Per quanto possa sembrare impossibile alla luce di quanto detto finora, Crash è un libro pregno di poesia. Se è vero che il linguaggio permette di esprimete molti concetti in infiniti modi, è altrettanto vero che per descrivere un amplesso tra uomo e macchina serve una conoscenza anatomica di entrambi, che si traduce in un lessico talmente preciso da diventare professionale. Sarà che non mi ero mai soffermata troppo sull’idea di simili incontri sessuali, ma ora che li ho letti non posso pensare che essi vengano descritti in modo diverso da come ha fatto Ballard. Sembra quasi che l’unico vero contatto che possa unire esseri umani e freddi ingranaggi siano le parole, e quelle di Ballard descrivono un’attrazione tanto disturbata quanto commovente. La proprietà lessicale utilizzata è talmente minuziosa da diventare un’opera d’arte a sé stante. Ci sono frasi e periodi talmente ben costruiti che sembra quasi di poterne saggiare la solidità con mano. Si maneggia questo libro come un artigianato linguistico di ottima fattura.
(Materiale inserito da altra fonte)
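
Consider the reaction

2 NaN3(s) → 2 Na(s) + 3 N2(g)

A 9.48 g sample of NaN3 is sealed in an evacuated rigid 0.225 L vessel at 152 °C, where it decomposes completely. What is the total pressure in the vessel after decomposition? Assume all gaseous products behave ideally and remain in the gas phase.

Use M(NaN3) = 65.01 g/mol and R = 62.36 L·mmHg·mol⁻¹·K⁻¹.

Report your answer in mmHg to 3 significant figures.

25800 mmHg

n(NaN3) = 9.48 / 65.01 = 0.1458 mol
n(gas produced) = (3/2) × 0.1458 = 0.2187 mol
P = nRT/V = 0.2187 × 62.36 × 425.15 / 0.225 = 25770 mmHg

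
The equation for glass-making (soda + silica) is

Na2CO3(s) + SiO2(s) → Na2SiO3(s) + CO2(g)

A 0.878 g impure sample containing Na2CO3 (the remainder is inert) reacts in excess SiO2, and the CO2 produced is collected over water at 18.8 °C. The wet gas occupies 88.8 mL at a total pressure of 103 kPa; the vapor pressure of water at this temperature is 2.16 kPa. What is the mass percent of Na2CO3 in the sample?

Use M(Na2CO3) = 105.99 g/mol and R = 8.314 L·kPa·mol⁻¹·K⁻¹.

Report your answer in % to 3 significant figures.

44.5 %

P(CO2) = 103 − 2.16 = 100.8 kPa
n(CO2) = PV/RT = (100.8 × 0.08880) / (8.314 × 291.95) = 0.003688 mol
n(Na2CO3) = (1/1) × 0.003688 = 0.003688 mol
m(Na2CO3) = 0.003688 × 105.99 = 0.3909 g
%Na2CO3 = 0.3909 / 0.878 × 100 = 44.52%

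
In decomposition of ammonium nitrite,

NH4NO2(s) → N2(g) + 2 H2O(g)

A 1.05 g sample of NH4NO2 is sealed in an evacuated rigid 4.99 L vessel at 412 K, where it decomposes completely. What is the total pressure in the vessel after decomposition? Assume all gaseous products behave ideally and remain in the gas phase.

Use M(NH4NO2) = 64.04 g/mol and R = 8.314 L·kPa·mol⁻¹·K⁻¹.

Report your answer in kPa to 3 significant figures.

33.8 kPa

n(NH4NO2) = 1.05 / 64.04 = 0.01640 mol
n(gas produced) = (3/1) × 0.01640 = 0.04920 mol
P = nRT/V = 0.04920 × 8.314 × 412 / 4.99 = 33.77 kPa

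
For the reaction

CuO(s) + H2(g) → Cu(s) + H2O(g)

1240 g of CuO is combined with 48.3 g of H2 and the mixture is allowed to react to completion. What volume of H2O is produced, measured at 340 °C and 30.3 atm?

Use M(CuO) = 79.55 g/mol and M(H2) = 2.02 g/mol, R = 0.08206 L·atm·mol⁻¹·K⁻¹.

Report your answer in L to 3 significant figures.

n(CuO) = 1240 / 79.55 = 15.59 mol
n(H2) = 48.3 / 2.02 = 23.91 mol
For 15.59 mol CuO, stoichiometry requires (1/1) × 15.59 = 15.59 mol H2; 23.91 mol is available, so CuO is limiting.
n(H2O) = (1/1) × 15.59 = 15.59 mol
V(H2O) = nRT/P = 15.59 × 0.08206 × 613.15 / 30.3 = 25.89 L

25.9 L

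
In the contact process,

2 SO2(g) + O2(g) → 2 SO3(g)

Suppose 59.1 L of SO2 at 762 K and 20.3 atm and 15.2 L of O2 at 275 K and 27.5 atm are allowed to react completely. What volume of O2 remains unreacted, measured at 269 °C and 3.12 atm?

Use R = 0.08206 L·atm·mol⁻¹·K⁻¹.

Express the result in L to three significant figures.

n(SO2) = PV/RT = (20.3 × 59.1) / (0.08206 × 762) = 19.19 mol
n(O2) = PV/RT = (27.5 × 15.2) / (0.08206 × 275) = 18.52 mol
For 19.19 mol SO2, stoichiometry requires (1/2) × 19.19 = 9.595 mol O2; 18.52 mol is available, so SO2 is limiting.
n(O2) consumed = (1/2) × 19.19 = 9.595 mol; remaining = 18.52 − 9.595 = 8.925 mol
V(O2) = nRT/P = 8.925 × 0.08206 × 542.15 / 3.12 = 127.3 L

127 L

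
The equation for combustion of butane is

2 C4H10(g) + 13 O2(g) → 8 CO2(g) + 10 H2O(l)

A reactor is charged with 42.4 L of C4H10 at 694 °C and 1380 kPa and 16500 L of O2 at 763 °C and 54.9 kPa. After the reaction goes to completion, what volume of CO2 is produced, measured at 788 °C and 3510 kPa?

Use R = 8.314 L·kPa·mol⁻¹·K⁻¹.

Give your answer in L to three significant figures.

73.2 L

n(C4H10) = PV/RT = (1380 × 42.4) / (8.314 × 967.15) = 7.277 mol
n(O2) = PV/RT = (54.9 × 16500) / (8.314 × 1036.15) = 105.2 mol
For 7.277 mol C4H10, stoichiometry requires (13/2) × 7.277 = 47.30 mol O2; 105.2 mol is available, so C4H10 is limiting.
n(CO2) = (8/2) × 7.277 = 29.11 mol
V(CO2) = nRT/P = 29.11 × 8.314 × 1061.15 / 3510 = 73.17 L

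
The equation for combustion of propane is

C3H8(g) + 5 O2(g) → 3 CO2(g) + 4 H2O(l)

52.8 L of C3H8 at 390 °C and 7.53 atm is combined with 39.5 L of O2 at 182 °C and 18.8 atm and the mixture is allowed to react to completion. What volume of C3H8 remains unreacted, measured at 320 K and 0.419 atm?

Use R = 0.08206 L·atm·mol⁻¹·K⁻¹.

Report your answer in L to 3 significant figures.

n(C3H8) = PV/RT = (7.53 × 52.8) / (0.08206 × 663.15) = 7.306 mol
n(O2) = PV/RT = (18.8 × 39.5) / (0.08206 × 455.15) = 19.88 mol
For 7.306 mol C3H8, stoichiometry requires (5/1) × 7.306 = 36.53 mol O2; 19.88 mol is available, so O2 is limiting.
n(C3H8) consumed = (1/5) × 19.88 = 3.976 mol; remaining = 7.306 − 3.976 = 3.330 mol
V(C3H8) = nRT/P = 3.330 × 0.08206 × 320 / 0.419 = 208.7 L

209 L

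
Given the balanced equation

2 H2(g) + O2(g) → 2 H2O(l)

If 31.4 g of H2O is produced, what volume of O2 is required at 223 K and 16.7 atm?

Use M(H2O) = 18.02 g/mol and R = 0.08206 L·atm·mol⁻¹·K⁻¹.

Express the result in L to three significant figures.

n(H2O) = 31.40 / 18.02 = 1.743 mol
n(O2) = (1/2) × 1.743 = 0.8715 mol
V = nRT/P = 0.8715 × 0.08206 × 223 / 16.7 = 0.9550 L

0.955 L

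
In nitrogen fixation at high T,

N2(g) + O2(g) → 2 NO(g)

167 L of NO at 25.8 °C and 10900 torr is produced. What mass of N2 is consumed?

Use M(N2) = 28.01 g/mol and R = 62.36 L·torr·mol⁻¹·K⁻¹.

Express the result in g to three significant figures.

1370 g

n(NO) = PV/RT = (10900 × 167) / (62.36 × 298.95) = 97.64 mol
n(N2) = (1/2) × 97.64 = 48.82 mol
m(N2) = 48.82 × 28.01 = 1367 g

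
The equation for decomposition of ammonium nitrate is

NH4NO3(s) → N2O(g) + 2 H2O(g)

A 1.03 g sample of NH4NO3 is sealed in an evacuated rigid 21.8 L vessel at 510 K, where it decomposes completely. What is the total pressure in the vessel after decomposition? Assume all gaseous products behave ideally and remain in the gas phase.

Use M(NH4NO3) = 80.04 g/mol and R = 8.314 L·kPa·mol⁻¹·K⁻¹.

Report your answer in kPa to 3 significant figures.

n(NH4NO3) = 1.03 / 80.04 = 0.01287 mol
n(gas produced) = (3/1) × 0.01287 = 0.03861 mol
P = nRT/V = 0.03861 × 8.314 × 510 / 21.8 = 7.510 kPa

7.51 kPa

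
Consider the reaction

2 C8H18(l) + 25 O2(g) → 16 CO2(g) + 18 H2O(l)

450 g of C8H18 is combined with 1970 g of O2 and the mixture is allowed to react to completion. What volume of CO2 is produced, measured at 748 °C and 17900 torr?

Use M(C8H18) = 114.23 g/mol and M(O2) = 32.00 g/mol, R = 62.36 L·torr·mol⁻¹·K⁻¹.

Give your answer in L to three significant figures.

n(C8H18) = 450 / 114.23 = 3.939 mol
n(O2) = 1970 / 32.00 = 61.56 mol
For 3.939 mol C8H18, stoichiometry requires (25/2) × 3.939 = 49.24 mol O2; 61.56 mol is available, so C8H18 is limiting.
n(CO2) = (16/2) × 3.939 = 31.51 mol
V(CO2) = nRT/P = 31.51 × 62.36 × 1021.15 / 17900 = 112.1 L

112 L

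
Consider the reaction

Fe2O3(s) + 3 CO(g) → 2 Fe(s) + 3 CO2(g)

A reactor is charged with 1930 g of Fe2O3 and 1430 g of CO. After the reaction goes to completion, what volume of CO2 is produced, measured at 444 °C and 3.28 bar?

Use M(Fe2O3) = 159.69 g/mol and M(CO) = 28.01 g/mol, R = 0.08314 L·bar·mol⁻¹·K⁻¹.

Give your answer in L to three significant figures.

659 L

n(Fe2O3) = 1930 / 159.69 = 12.09 mol
n(CO) = 1430 / 28.01 = 51.05 mol
For 12.09 mol Fe2O3, stoichiometry requires (3/1) × 12.09 = 36.27 mol CO; 51.05 mol is available, so Fe2O3 is limiting.
n(CO2) = (3/1) × 12.09 = 36.27 mol
V(CO2) = nRT/P = 36.27 × 0.08314 × 717.15 / 3.28 = 659.3 L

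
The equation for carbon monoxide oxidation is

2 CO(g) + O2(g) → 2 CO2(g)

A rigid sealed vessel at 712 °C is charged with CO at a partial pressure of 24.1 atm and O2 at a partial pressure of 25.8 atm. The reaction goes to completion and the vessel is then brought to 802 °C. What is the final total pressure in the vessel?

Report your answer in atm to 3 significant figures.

41.3 atm

Because the vessel is rigid and T is held at 712 °C, work the stoichiometry in partial pressures (P_i = n_iRT/V).
P(O2) required for 24.1 atm of CO = (1/2) × 24.1 = 12.05 atm; available 25.8 atm, so CO is limiting.
P(O2) remaining = 25.8 − (1/2) × 24.1 = 13.75 atm
P(gaseous products) = (2)/2 × 24.1 = 24.10 atm
P_total at 712 °C = 13.75 + 24.10 = 37.85 atm
Scaling to 802 °C: P = 37.85 × 1075.15/985.15 = 41.31 atm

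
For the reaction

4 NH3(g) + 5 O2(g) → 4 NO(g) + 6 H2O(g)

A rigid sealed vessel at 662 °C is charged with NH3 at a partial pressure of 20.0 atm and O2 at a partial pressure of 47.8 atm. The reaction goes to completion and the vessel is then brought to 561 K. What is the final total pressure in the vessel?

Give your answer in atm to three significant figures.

43.7 atm

With V and T fixed, P_i ∝ n_i, so the mole ratios apply directly to partial pressures at 662 °C.
P(O2) required for 20.0 atm of NH3 = (5/4) × 20.0 = 25.00 atm; available 47.8 atm, so NH3 is limiting.
P(O2) remaining = 47.8 − (5/4) × 20.0 = 22.80 atm
P(gaseous products) = (4+6)/4 × 20.0 = 50.00 atm
P_total at 662 °C = 22.80 + 50.00 = 72.80 atm
Scaling to 561 K: P = 72.80 × 561/935.15 = 43.67 atm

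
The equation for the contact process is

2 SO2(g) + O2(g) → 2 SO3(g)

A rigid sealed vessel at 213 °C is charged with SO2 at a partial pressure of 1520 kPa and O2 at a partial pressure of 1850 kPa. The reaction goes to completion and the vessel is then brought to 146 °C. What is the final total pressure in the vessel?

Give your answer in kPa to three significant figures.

At constant V, partial pressures at 213 °C are proportional to moles, so apply stoichiometry directly to pressures.
P(O2) required for 1520 kPa of SO2 = (1/2) × 1520 = 760.0 kPa; available 1850 kPa, so SO2 is limiting.
P(O2) remaining = 1850 − (1/2) × 1520 = 1090 kPa
P(gaseous products) = (2)/2 × 1520 = 1520 kPa
P_total at 213 °C = 1090 + 1520 = 2610 kPa
Scaling to 146 °C: P = 2610 × 419.15/486.15 = 2250 kPa

2250 kPa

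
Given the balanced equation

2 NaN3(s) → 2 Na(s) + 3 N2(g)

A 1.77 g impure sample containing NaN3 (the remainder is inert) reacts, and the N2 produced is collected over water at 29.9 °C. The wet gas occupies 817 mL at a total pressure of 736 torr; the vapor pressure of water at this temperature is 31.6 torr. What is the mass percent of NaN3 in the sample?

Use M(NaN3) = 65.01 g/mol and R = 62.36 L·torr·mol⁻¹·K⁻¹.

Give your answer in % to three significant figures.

74.6 %

P(N2) = 736 − 31.6 = 704.4 torr
n(N2) = PV/RT = (704.4 × 0.8170) / (62.36 × 303.05) = 0.03045 mol
n(NaN3) = (2/3) × 0.03045 = 0.02030 mol
m(NaN3) = 0.02030 × 65.01 = 1.320 g
%NaN3 = 1.320 / 1.77 × 100 = 74.58%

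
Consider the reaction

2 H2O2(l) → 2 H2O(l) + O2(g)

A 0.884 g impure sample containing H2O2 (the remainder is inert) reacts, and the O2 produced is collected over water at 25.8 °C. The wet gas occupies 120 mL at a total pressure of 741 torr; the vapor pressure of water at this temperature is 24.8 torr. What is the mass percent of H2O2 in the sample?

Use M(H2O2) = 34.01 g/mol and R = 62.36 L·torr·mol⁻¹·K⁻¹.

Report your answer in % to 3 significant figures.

35.5 %

P(O2) = 741 − 24.8 = 716.2 torr
n(O2) = PV/RT = (716.2 × 0.1200) / (62.36 × 298.95) = 0.004610 mol
n(H2O2) = (2/1) × 0.004610 = 0.009220 mol
m(H2O2) = 0.009220 × 34.01 = 0.3136 g
%H2O2 = 0.3136 / 0.884 × 100 = 35.48%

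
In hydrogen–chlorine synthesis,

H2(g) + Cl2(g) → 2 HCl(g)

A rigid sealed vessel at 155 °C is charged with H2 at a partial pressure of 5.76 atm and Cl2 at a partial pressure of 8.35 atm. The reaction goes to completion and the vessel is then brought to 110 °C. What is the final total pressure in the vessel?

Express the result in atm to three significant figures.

12.6 atm

Because the vessel is rigid and T is held at 155 °C, work the stoichiometry in partial pressures (P_i = n_iRT/V).
P(Cl2) required for 5.76 atm of H2 = (1/1) × 5.76 = 5.760 atm; available 8.35 atm, so H2 is limiting.
P(Cl2) remaining = 8.35 − (1/1) × 5.76 = 2.590 atm
P(gaseous products) = (2)/1 × 5.76 = 11.52 atm
P_total at 155 °C = 2.590 + 11.52 = 14.11 atm
Scaling to 110 °C: P = 14.11 × 383.15/428.15 = 12.63 atm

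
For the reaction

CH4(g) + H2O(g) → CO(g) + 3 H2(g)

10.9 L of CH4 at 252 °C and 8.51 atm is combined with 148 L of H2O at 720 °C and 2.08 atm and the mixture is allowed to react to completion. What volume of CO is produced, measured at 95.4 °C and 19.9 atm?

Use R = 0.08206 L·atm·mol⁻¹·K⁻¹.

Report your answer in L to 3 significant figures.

3.27 L

n(CH4) = PV/RT = (8.51 × 10.9) / (0.08206 × 525.15) = 2.152 mol
n(H2O) = PV/RT = (2.08 × 148) / (0.08206 × 993.15) = 3.777 mol
For 2.152 mol CH4, stoichiometry requires (1/1) × 2.152 = 2.152 mol H2O; 3.777 mol is available, so CH4 is limiting.
n(CO) = (1/1) × 2.152 = 2.152 mol
V(CO) = nRT/P = 2.152 × 0.08206 × 368.55 / 19.9 = 3.271 L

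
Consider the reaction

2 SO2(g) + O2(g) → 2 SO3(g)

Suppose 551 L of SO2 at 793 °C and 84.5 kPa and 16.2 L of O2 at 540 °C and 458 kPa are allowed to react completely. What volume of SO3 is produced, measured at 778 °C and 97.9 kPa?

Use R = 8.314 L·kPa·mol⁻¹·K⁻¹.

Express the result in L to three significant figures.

196 L

n(SO2) = PV/RT = (84.5 × 551) / (8.314 × 1066.15) = 5.253 mol
n(O2) = PV/RT = (458 × 16.2) / (8.314 × 813.15) = 1.097 mol
For 5.253 mol SO2, stoichiometry requires (1/2) × 5.253 = 2.627 mol O2; 1.097 mol is available, so O2 is limiting.
n(SO3) = (2/1) × 1.097 = 2.194 mol
V(SO3) = nRT/P = 2.194 × 8.314 × 1051.15 / 97.9 = 195.9 L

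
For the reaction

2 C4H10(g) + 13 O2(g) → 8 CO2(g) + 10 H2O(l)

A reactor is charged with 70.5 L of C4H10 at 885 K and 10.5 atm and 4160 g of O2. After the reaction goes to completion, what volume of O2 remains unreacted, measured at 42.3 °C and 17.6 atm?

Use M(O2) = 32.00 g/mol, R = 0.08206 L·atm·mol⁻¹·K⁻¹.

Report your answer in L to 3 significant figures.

n(C4H10) = PV/RT = (10.5 × 70.5) / (0.08206 × 885) = 10.19 mol
n(O2) = 4160 / 32.00 = 130.0 mol
For 10.19 mol C4H10, stoichiometry requires (13/2) × 10.19 = 66.23 mol O2; 130.0 mol is available, so C4H10 is limiting.
n(O2) consumed = (13/2) × 10.19 = 66.23 mol; remaining = 130.0 − 66.23 = 63.77 mol
V(O2) = nRT/P = 63.77 × 0.08206 × 315.45 / 17.6 = 93.79 L

93.8 L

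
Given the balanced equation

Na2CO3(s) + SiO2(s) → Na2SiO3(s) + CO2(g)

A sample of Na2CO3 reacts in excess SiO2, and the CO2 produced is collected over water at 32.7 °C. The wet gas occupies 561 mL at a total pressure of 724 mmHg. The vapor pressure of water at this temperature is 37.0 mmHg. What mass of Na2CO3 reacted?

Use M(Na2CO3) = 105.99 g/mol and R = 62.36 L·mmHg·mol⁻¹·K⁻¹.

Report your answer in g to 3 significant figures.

P(CO2) = 724 − 37.0 = 687.0 mmHg
n(CO2) = PV/RT = (687.0 × 0.5610) / (62.36 × 305.85) = 0.02021 mol
n(Na2CO3) = (1/1) × 0.02021 = 0.02021 mol
m(Na2CO3) = 0.02021 × 105.99 = 2.142 g

2.14 g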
Non so come interpretare il fatto che a farmi cambiare idea in merito a una domanda su piccioni e gossip sia stato un libro che parli di amplessi con veicoli a motore. Ma so che probabilmente poche frasi contengono più verità di quella scritta, e messa in bocca a uno dei suoi personaggi da Oscar Wilde: “non esistono libri morali o immorali, esistono solo libri scritto bene o libri scritti male”. Ecco, Crash è scritto benissimo. Ed è questa la cosa più importante.